Apply the Bonferroni correction to achieve a FWER of 0.05. How many genes are called significant under this procedure?
The FDR is a property of a list of features, not each specific feature. The q-value relates FDR to individual features. To define the q-value, we order features we tested by p-value, then compute the FDRs for a list with the most significant, the two most significant, the three most significant, etc. . The FDR of the list with the, say, $m$ most significant tests is defined as the q-value of the $m$ -th most significant feature. In other words, the q-value of a feature, is the FDR of the biggest list that includes that gene.

In R, we can compute q-values using the p.adjust function with the FDR option. Read the help file for p.adjust and compute how many genes achieve a q-value < 0.05 for our gene expression dataset.
Now use the qvalue function, in the Bioconductor qvalue package, to estimate q-values using the procedure described by Storey. How many genes have q-values below 0.05?
Read the help file for qvalue and report the estimated proportion of genes for which the null hypothesis is true $\pi_0=m_0/m$
The number of genes passing the q-value <0.05 threshold is larger with the q-value function than the p.adjust difference. Why is this the case? Make a plot of the ratio of these two estimates to help answer the question.

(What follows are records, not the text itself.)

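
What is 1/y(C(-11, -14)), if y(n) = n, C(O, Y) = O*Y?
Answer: 1/154 ≈ 0.0064935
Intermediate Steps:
1/y(C(-11, -14)) = 1/(-11*(-14)) = 1/154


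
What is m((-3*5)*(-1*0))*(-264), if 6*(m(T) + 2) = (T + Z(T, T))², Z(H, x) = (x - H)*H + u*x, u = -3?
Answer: 528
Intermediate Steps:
Z(H, x) = -3*x + H*(x - H) (Z(H, x) = (x - H)*H - 3*x = H*(x - H) - 3*x = -3*x + H*(x - H))
m(T) = -2 + 2*T²/3 (m(T) = -2 + (T + (-T² - 3*T + T*T))²/6 = -2 + (T + (-T² - 3*T + T²))²/6 = -2 + (T - 3*T)²/6 = -2 + (-2*T)²/6 = -2 + (4*T²)/6 = -2 + 2*T²/3)
m((-3*5)*(-1*0))*(-264) = (-2 + 2*((-3*5)*(-1*0))²/3)*(-264) = (-2 + 2*(-15*0)²/3)*(-264) = (-2 + (⅔)*0²)*(-264) = (-2 + (⅔)*0)*(-264) = (-2 + 0)*(-264) = -2*(-264) = 528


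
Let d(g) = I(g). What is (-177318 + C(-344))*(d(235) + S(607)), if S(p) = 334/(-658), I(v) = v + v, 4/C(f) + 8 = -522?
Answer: -7258103920936/87185 ≈ -8.3249e+7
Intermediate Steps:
C(f) = -2/265 (C(f) = 4/(-8 - 522) = 4/(-530) = 4*(-1/530) = -2/265)
I(v) = 2*v
d(g) = 2*g
S(p) = -167/329 (S(p) = 334*(-1/658) = -167/329)
(-177318 + C(-344))*(d(235) + S(607)) = (-177318 - 2/265)*(2*235 - 167/329) = -46989272*(470 - 167/329)/265 = -46989272/265*154463/329 = -7258103920936/87185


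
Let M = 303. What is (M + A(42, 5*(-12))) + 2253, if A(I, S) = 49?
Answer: 2605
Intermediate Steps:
(M + A(42, 5*(-12))) + 2253 = (303 + 49) + 2253 = 352 + 2253 = 2605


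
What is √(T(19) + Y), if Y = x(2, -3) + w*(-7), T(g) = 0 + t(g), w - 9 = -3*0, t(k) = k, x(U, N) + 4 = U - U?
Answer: 4*I*√3 ≈ 6.9282*I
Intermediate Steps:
x(U, N) = -4 (x(U, N) = -4 + (U - U) = -4 + 0 = -4)
w = 9 (w = 9 - 3*0 = 9 + 0 = 9)
T(g) = g (T(g) = 0 + g = g)
Y = -67 (Y = -4 + 9*(-7) = -4 - 63 = -67)
√(T(19) + Y) = √(19 - 67) = √(-48) = 4*I*√3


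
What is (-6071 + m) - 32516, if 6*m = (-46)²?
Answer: -114703/3 ≈ -38234.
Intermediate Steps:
m = 1058/3 (m = (⅙)*(-46)² = (⅙)*2116 = 1058/3 ≈ 352.67)
(-6071 + m) - 32516 = (-6071 + 1058/3) - 32516 = -17155/3 - 32516 = -114703/3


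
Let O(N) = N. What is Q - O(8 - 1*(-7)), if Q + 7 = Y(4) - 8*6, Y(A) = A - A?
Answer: -70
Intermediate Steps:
Y(A) = 0
Q = -55 (Q = -7 + (0 - 8*6) = -7 + (0 - 48) = -7 - 48 = -55)
Q - O(8 - 1*(-7)) = -55 - (8 - 1*(-7)) = -55 - (8 + 7) = -55 - 1*15 = -55 - 15 = -70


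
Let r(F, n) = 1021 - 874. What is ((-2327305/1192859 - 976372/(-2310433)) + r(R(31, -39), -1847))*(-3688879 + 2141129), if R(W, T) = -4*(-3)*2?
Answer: -620528030226079043000/2756020797947 ≈ -2.2515e+8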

- A) One of the two procedures is flawed.
- B) The two functions are estimating different things.
- C) The qvalue function estimates the proportion of genes for which the null hypothesis is true and provides a less conservative estimate.
- D) The qvalue function estimates the proportion of genes for which the null hypothesis is true and provides a more conservative estimate.
This exercise and the remaining one are more advanced. Create a Monte Carlo Simulation in which you simulate measurements from 8,793 genes for 24 samples, 12 cases and 12 controls. The for 100 genes create a difference of 1 between cases and controls. You can use the code provided below. Run this experiment 1,000 times with a Monte Carlo simulation. For each instance, compute p-values using a t-test and keep track of the number of false positives and false negatives. Compute the false positive rate and false negative rates if we use Bonferroni, q-values from p.adjust, and q-values from qvalue function. Set the seed to 1 for all three simulations. What is the false positive rate for Bonferroni?
```
n <- 24
m <- 8793
mat <- matrix(rnorm(n*m),m,n)
delta <- 1
positives <- 500
mat[1:positives,1:(n/2)] <- mat[1:positives,1:(n/2)]+delta
```
What are the false negative rates for Bonferroni?
What are the false negative rates for p.adjust?
What are the false negative rates for p.adjust?
What are the false negative rates for qvalues?
What are the false negative rates for qvalues?